Barimo will bring two of his dancers to the event, set for 11 a.m. to 7 p.m. Saturday and Sunday at Western Gateway Park, Penn Valley.
Baci is Italian for “kisses.” The young pop singer and world champion whistler — that’s right — will be glad to share some with audiences during performances at 12:30 and 3:30 p.m. Saturday and Sunday.
Barimo’s friendship with Italian opera-pop star Andrea Bocelli has led the younger man in a similar direction, and “24000 Baci” is Barimo’s latest foray.
“(Bocelli) has helped guide me to select great Italian songs from the ’50s and ’60s,” including “24000 Baci,” written by Adriano Celentano, Barimo said.

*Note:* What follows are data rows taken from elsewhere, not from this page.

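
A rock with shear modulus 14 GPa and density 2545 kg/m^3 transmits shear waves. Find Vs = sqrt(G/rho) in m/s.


Convert G to Pa: G = 14e9 Pa
Compute G/rho = 14e9 / 2545 = 5500982.3183
Vs = sqrt(5500982.3183) = 2345.42 m/s

2345.42


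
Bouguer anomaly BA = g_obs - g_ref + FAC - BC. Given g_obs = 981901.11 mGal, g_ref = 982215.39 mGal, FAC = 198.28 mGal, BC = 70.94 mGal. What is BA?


BA = g_obs - g_ref + FAC - BC
= 981901.11 - 982215.39 + 198.28 - 70.94
= -186.94 mGal

-186.94


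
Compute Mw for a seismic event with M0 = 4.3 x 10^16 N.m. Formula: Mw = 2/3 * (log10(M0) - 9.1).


log10(M0) = log10(4.3 x 10^16) = 16.6335
Mw = 2/3 * (16.6335 - 9.1)
= 2/3 * 7.5335
= 5.02

5.02


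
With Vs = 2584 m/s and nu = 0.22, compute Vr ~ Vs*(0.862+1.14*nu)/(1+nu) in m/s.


Numerator factor = 0.862 + 1.14*0.22 = 1.1128
Denominator = 1 + 0.22 = 1.22
Vr = 2584 * 1.1128 / 1.22 = 2356.95 m/s

2356.95


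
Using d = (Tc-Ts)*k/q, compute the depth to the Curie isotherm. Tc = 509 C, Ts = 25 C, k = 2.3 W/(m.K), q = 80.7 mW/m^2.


T_Curie - T_surf = 509 - 25 = 484 C
Convert q to W/m^2: 80.7 mW/m^2 = 0.0807 W/m^2
d = 484 * 2.3 / 0.0807 = 13794.3 m

13794.3


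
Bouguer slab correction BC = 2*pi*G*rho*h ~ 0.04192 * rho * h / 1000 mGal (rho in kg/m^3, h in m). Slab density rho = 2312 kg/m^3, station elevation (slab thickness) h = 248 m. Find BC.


BC = 0.04192 * rho * h / 1000
= 0.04192 * 2312 * 248 / 1000
= 24.0359 mGal

24.0359


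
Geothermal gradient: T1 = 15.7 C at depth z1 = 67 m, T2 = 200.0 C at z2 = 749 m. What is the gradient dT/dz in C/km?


dT = 200.0 - 15.7 = 184.3 C
dz = 749 - 67 = 682 m
gradient = dT/dz * 1000 = 184.3/682 * 1000 = 270.2346 C/km

270.2346


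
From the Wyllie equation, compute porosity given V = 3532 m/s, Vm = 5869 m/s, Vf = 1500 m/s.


1/V - 1/Vm = 1/3532 - 1/5869 = 0.00011274
1/Vf - 1/Vm = 1/1500 - 1/5869 = 0.00049628
phi = 0.00011274 / 0.00049628 = 0.2272

0.2272


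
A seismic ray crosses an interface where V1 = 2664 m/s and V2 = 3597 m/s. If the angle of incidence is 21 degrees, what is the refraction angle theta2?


sin(theta1) = sin(21 deg) = 0.358368
sin(theta2) = V2/V1 * sin(theta1) = 3597/2664 * 0.358368 = 0.483877
theta2 = arcsin(0.483877) = 28.939 degrees

28.939


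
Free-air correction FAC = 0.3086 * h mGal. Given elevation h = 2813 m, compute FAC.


FAC = 0.3086 * h
= 0.3086 * 2813
= 868.0918 mGal

868.0918


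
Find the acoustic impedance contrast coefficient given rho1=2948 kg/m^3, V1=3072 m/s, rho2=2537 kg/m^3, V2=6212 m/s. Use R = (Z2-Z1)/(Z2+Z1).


Z1 = 2948 * 3072 = 9056256
Z2 = 2537 * 6212 = 15759844
R = (15759844 - 9056256) / (15759844 + 9056256) = 6703588 / 24816100 = 0.2701

0.2701


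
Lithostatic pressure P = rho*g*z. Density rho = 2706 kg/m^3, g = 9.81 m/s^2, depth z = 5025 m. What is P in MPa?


P = rho * g * z / 1e6
= 2706 * 9.81 * 5025 / 1e6
= 133392946.5 / 1e6
= 133.3929 MPa

133.3929


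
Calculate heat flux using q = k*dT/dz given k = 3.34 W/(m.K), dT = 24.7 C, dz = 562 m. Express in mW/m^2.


q = k * dT / dz * 1000
= 3.34 * 24.7 / 562 * 1000
= 0.146794 * 1000
= 146.7936 mW/m^2

146.7936


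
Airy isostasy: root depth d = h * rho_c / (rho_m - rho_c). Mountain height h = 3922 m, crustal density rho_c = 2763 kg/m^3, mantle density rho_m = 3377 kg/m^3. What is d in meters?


rho_m - rho_c = 3377 - 2763 = 614
d = 3922 * 2763 / 614
= 10836486 / 614
= 17649.0 m

17649.0


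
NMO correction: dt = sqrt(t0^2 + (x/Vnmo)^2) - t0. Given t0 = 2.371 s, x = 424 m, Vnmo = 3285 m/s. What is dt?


x/Vnmo = 424/3285 = 0.129072
(x/Vnmo)^2 = 0.016659
t0^2 = 5.621641
sqrt(5.621641 + 0.016659) = 2.374511
dt = 2.374511 - 2.371 = 0.003511

0.003511


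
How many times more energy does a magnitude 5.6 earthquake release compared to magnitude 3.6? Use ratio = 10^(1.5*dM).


M2 - M1 = 5.6 - 3.6 = 2.0
1.5 * 2.0 = 3.0
ratio = 10^3.0 = 1000.0

1000.0


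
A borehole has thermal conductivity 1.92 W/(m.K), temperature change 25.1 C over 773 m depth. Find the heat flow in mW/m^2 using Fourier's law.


q = k * dT / dz * 1000
= 1.92 * 25.1 / 773 * 1000
= 0.062344 * 1000
= 62.3441 mW/m^2

62.3441


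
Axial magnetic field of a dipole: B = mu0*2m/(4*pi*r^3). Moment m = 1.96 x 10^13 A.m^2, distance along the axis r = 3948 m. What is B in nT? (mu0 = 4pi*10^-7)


m = 1.96 x 10^13 = 19600000000000 A.m^2
2m = 39200000000000 A.m^2
r^3 = 3948^3 = 61536307392
B = (4pi*10^-7) * 39200000000000 / (4*pi * 61536307392) * 1e9
= 49260172.808288 / 773288044927.0 * 1e9
= 63702.2299 nT

63702.2299


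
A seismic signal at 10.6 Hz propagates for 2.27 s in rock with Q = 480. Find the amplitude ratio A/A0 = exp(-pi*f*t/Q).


pi*f*t/Q = pi*10.6*2.27/480 = 0.157485
A/A0 = exp(-0.157485) = 0.854289

0.854289


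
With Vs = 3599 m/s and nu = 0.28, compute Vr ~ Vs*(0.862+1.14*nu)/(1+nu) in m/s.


Numerator factor = 0.862 + 1.14*0.28 = 1.1812
Denominator = 1 + 0.28 = 1.28
Vr = 3599 * 1.1812 / 1.28 = 3321.2 m/s

3321.2


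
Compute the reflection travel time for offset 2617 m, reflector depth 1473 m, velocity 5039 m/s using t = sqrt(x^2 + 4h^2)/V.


x^2 + 4h^2 = 2617^2 + 4*1473^2 = 6848689 + 8678916 = 15527605
sqrt(15527605) = 3940.5082
t = 3940.5082 / 5039 = 0.782 s

0.782


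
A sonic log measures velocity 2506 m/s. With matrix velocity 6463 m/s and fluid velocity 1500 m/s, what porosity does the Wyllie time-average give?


1/V - 1/Vm = 1/2506 - 1/6463 = 0.00024432
1/Vf - 1/Vm = 1/1500 - 1/6463 = 0.00051194
phi = 0.00024432 / 0.00051194 = 0.4772

0.4772


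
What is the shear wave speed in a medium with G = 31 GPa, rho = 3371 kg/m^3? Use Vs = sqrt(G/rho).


Convert G to Pa: G = 31e9 Pa
Compute G/rho = 31e9 / 3371 = 9196084.248
Vs = sqrt(9196084.248) = 3032.5 m/s

3032.5


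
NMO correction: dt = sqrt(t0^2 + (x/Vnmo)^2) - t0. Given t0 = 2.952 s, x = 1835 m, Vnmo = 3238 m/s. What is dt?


x/Vnmo = 1835/3238 = 0.566708
(x/Vnmo)^2 = 0.321158
t0^2 = 8.714304
sqrt(8.714304 + 0.321158) = 3.005904
dt = 3.005904 - 2.952 = 0.053904

0.053904


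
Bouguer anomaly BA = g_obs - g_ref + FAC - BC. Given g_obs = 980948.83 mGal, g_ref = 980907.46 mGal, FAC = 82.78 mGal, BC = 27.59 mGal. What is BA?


BA = g_obs - g_ref + FAC - BC
= 980948.83 - 980907.46 + 82.78 - 27.59
= 96.56 mGal

96.56


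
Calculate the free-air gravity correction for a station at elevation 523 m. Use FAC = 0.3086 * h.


FAC = 0.3086 * h
= 0.3086 * 523
= 161.3978 mGal

161.3978


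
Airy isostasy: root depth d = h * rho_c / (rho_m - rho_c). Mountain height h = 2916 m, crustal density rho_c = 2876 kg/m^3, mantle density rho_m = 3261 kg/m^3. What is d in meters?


rho_m - rho_c = 3261 - 2876 = 385
d = 2916 * 2876 / 385
= 8386416 / 385
= 21782.9 m

21782.9


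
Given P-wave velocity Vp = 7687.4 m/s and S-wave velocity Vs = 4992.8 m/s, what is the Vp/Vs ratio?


Vp/Vs = 7687.4 / 4992.8
= 1.5397

1.5397


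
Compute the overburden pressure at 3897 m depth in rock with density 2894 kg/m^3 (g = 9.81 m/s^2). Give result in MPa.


P = rho * g * z / 1e6
= 2894 * 9.81 * 3897 / 1e6
= 110636375.58 / 1e6
= 110.6364 MPa

110.6364


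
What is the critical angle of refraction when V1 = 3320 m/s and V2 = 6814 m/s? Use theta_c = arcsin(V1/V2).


V1/V2 = 3320/6814 = 0.487232
theta_c = arcsin(0.487232) = 29.1588 degrees

29.1588


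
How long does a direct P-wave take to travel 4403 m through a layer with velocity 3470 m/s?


t = x / V
= 4403 / 3470
= 1.2689 s

1.2689


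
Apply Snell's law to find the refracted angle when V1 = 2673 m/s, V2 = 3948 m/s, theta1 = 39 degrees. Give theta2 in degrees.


sin(theta1) = sin(39 deg) = 0.62932
sin(theta2) = V2/V1 * sin(theta1) = 3948/2673 * 0.62932 = 0.929501
theta2 = arcsin(0.929501) = 68.3572 degrees

68.3572


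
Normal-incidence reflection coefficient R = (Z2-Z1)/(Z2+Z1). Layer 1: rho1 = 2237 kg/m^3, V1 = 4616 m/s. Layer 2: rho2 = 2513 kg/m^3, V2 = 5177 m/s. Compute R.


Z1 = 2237 * 4616 = 10325992
Z2 = 2513 * 5177 = 13009801
R = (13009801 - 10325992) / (13009801 + 10325992) = 2683809 / 23335793 = 0.115

0.115


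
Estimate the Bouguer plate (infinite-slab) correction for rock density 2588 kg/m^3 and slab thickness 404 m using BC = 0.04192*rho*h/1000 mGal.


BC = 0.04192 * rho * h / 1000
= 0.04192 * 2588 * 404 / 1000
= 43.8295 mGal

43.8295


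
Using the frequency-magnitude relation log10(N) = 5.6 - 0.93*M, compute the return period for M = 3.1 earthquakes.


log10(N) = 5.6 - 0.93*3.1 = 2.717
N = 10^2.717 = 521.194711
T = 1/N = 1/521.194711 = 0.0019 years

0.0019


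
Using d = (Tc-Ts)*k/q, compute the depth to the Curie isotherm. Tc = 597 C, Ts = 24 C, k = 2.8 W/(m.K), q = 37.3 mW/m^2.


T_Curie - T_surf = 597 - 24 = 573 C
Convert q to W/m^2: 37.3 mW/m^2 = 0.0373 W/m^2
d = 573 * 2.8 / 0.0373 = 43013.4 m

43013.4


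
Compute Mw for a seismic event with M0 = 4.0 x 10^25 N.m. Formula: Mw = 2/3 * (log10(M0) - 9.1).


log10(M0) = log10(4.0 x 10^25) = 25.6021
Mw = 2/3 * (25.6021 - 9.1)
= 2/3 * 16.5021
= 11.0

11.0


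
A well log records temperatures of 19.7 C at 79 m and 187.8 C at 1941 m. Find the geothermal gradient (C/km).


dT = 187.8 - 19.7 = 168.1 C
dz = 1941 - 79 = 1862 m
gradient = dT/dz * 1000 = 168.1/1862 * 1000 = 90.2793 C/km

90.2793


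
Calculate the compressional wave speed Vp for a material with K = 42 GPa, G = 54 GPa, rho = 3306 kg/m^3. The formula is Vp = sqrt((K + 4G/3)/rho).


First compute the effective modulus:
K + 4G/3 = 42e9 + 4*54e9/3 = 114000000000.0 Pa
Then divide by density:
114000000000.0 / 3306 = 34482758.6207 Pa/(kg/m^3)
Take the square root:
Vp = sqrt(34482758.6207) = 5872.2 m/s

5872.2


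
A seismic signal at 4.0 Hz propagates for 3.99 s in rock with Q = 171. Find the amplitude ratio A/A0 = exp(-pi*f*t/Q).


pi*f*t/Q = pi*4.0*3.99/171 = 0.293215
A/A0 = exp(-0.293215) = 0.745862

0.745862


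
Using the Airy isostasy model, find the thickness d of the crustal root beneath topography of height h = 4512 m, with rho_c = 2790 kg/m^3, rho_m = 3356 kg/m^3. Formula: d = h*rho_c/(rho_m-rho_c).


rho_m - rho_c = 3356 - 2790 = 566
d = 4512 * 2790 / 566
= 12588480 / 566
= 22241.13 m

22241.13


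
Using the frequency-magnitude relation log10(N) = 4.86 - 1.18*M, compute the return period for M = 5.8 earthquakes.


log10(N) = 4.86 - 1.18*5.8 = -1.984
N = 10^-1.984 = 0.010375
T = 1/N = 1/0.010375 = 96.3829 years

96.3829


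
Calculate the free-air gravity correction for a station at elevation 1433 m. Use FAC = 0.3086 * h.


FAC = 0.3086 * h
= 0.3086 * 1433
= 442.2238 mGal

442.2238


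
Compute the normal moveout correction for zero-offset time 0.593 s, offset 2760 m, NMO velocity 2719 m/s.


x/Vnmo = 2760/2719 = 1.015079
(x/Vnmo)^2 = 1.030386
t0^2 = 0.351649
sqrt(0.351649 + 1.030386) = 1.1756
dt = 1.1756 - 0.593 = 0.5826

0.5826


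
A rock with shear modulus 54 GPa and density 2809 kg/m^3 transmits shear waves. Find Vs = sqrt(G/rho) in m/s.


Convert G to Pa: G = 54e9 Pa
Compute G/rho = 54e9 / 2809 = 19223923.1043
Vs = sqrt(19223923.1043) = 4384.51 m/s

4384.51


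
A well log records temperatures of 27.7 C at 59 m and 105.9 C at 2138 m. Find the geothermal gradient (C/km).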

Celentano was influenced by Americans Elvis Presley, Little Richard and Fats Domino to create what was, for Italy, an exotic new sound, Barimo said. Celentano released “24 Mila Baci” in 1961 and that year took second place with it at the Sanremo Music Festival.
Barimo’s reinterpretation brings the sound and visuals to 2013 (visit http://TheUnion.com and click on this story to see the video). For the video, dancers wear black-and-white polka-dot shirts and red-rimmed shades and lipstick. Barimo sings and whistles from the seat of a retro red Stella motor-scooter and makes pouty-eyes at the viewer. The touch of juvenile silliness is intentional — and fun, he said.
“Baci” is enjoying a revival. International Mexican sensation Thalia recorded a Spanish cover, “24000 Besos,” in 2005. A YouTube posting of Celentano playing “24 Mila Baci” has had more than 3.1 million views from around the world.
And Barimo is enjoying increasing exposure both singing and whistling with performances at Carnegie Hall in New York (where he now lives), Lincoln Center in Washington, D.C., the BBC, the David Letterman Show and for Italy’s president. He recently performed with the Dream Bigger Tour by David Tutera of WE TV’s “My Fair Wedding.”
From opera to pop
Born in Chicago and raised in Florida, Barimo was exposed to a range of international sounds. He “fell in love” with opera as a child, leading him to learn Italian and earn a bachelor’s degree from Columbia University in Italian literature, he said. (He earned a second Columbia B.A. in anthropology.)
Barimo composes and produces, and he often picks out the flashy fashions for his dancers. He also spends hours in the studio with his band preparing live tracks, which he takes on tour and will use this weekend as back-up sound.
Barimo’s turn to pop “wasn’t easy,” prompted by the limited possibilities in opera, he said. But pop offers advantages.
Performances “are more relaxed,” Barimo said. “I can banter and connect with the audience. It’s more about entertaining the crowd rather than interpreting someone’s work.”
Performing for a live audience “is an amazing honor” in an age when most people can turn on anything they want to hear, he added.
“They’re giving time out of their life to listen to you, so it’s an honor.”